合并具有相似列值但不具有相同列值的行

时间:2018-10-13 00:34:46

标签: r regex dataframe

我搞砸了过去10周的财务数据集。.我试图对每个商店描述所花费/存入的金额进行汇总。.我能够做到这一点。

 totalofeachstore <- FullStatement %>% group_by( Description) %>% 
 summarise_at(vars(Amount), funs(sum(., na.rm = TRUE)))

 totalofeachstore <- totalofeachstore %>%
 group_by(Description) %>%
 summarize(Amount = sum(Amount))  

我发现的问题是,许多商店在我的对帐单上都包含其商店编号或说明。例如。

 Arco Gas #345   -$45.54
 Arco Gas #678   -$52.72

由于商店#的总和没有像我预期的那样倒塌。有什么办法可以折叠/求和名称不相同的行?例如,在以下商店名称中..我是否可以基于关键字AMAZON折叠所有或更好的亚马逊商店,因为AMZN和AMZ的奇数分别位于列表的第4和第5。字母?

 AMAZON.COM*MT2M03AW1 AM PURCHASE AMZN.COM/BILL WA -8.08
 AMAZON.COM*MT80Z2EC0 AM PURCHASE AMZN.COM/BILL WA -13.28
 AMAZON.COM*MT8G19G51 AM PURCHASE AMZN.COM/BILL WA -31.03
 AMZ*Stride Rite PURCHASE Customerservi NY         -35.20
 AMZN MKTP US AMZN.COM/B PURCHASE AMZN.COM/BILL WA -181.08
 ARBYS 0154 PURCHASE                              -13.90
 ARCO #42472 AM PURCHASE                          -30.73
 ARCO #42493 AM PURCHASE                          -29.35
 AUNT CHILADA'S PURCHASE                          -15.98

我发现了有关折叠类似行的类似问题,但是它们并没有试图同时求和。这些问题如下。

R combine rows with similar values R: combine rows with common information

EDIT1 经过一些额外的GOOGLE搜索之后。.我发现了一些“正则表达式”建议,这些建议可能可以满足我的需求。.但是,我不知道这些工作原理以及执行?grep并没有多大帮助。看起来比我目前所理解的要复杂得多。有人可以帮我分解一下吗?

来自R中的?grep。

 grep, grepl, regexpr, gregexpr and regexec search for matches to argument 
 pattern within each element of a character vector: they differ in the 
 format of and amount of detail in the results.

 sub and gsub perform replacement of the first and all matches respectively.
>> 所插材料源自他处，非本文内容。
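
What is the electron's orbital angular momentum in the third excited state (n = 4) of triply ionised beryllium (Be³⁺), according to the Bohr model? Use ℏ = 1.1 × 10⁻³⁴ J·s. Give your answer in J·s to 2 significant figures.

4.4 × 10⁻³⁴ J·s

L_n = nℏ = 4 × 1.1 × 10⁻³⁴ = 4.4 × 10⁻³⁴ J·s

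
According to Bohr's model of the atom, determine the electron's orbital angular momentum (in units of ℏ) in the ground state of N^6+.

L_n = nℏ, so L/ℏ = n = 1.

1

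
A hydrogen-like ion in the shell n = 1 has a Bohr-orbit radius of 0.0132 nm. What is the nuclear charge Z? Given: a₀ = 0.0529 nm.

4

r_n = n²a₀/Z ⇒ Z = n²a₀/r = 1² × 0.0529 / 0.0132 ≈ 4.01
Z = 4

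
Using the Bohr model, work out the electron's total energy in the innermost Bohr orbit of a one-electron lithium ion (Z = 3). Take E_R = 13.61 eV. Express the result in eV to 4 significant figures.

-122.5 eV

E_n = −E_R·Z²/n² = −13.61 × 3²/1² = -122.5 eV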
 grep(pattern, x, ignore.case = FALSE, perl = FALSE, value = FALSE,
 fixed = FALSE, useBytes = FALSE, invert = FALSE)

 grep("[a-z]", letters)

 txt <- c("arm","foot","lefroo", "bafoobar")
 if(length(i <- grep("foo", txt)))
 cat("'foo' appears at least once in\n\t", txt, "\n")
 i # 2 and 4
 txt[i]

EDIT2: 根据以下建议,尝试了以下代码:

  Totals2 <- totalofeachstore %>%
  +   #remove everything after a *
  +   mutate(store_name = gsub("\\*.*","",Description),
  +          #remove everything after a space and a #
  +          store_name = gsub("\\ #.*","",store_name),
  +          #remove everything after a space and a number sequence
  +          store_name = gsub("\\ [0-9].*","",store_name),
  +          #assign the other Amazon purchases to Amazon
  +          store_name = 
         ifelse(str_detect(store_name,'AMZ')==TRUE,'AMAZON.COM',store_name))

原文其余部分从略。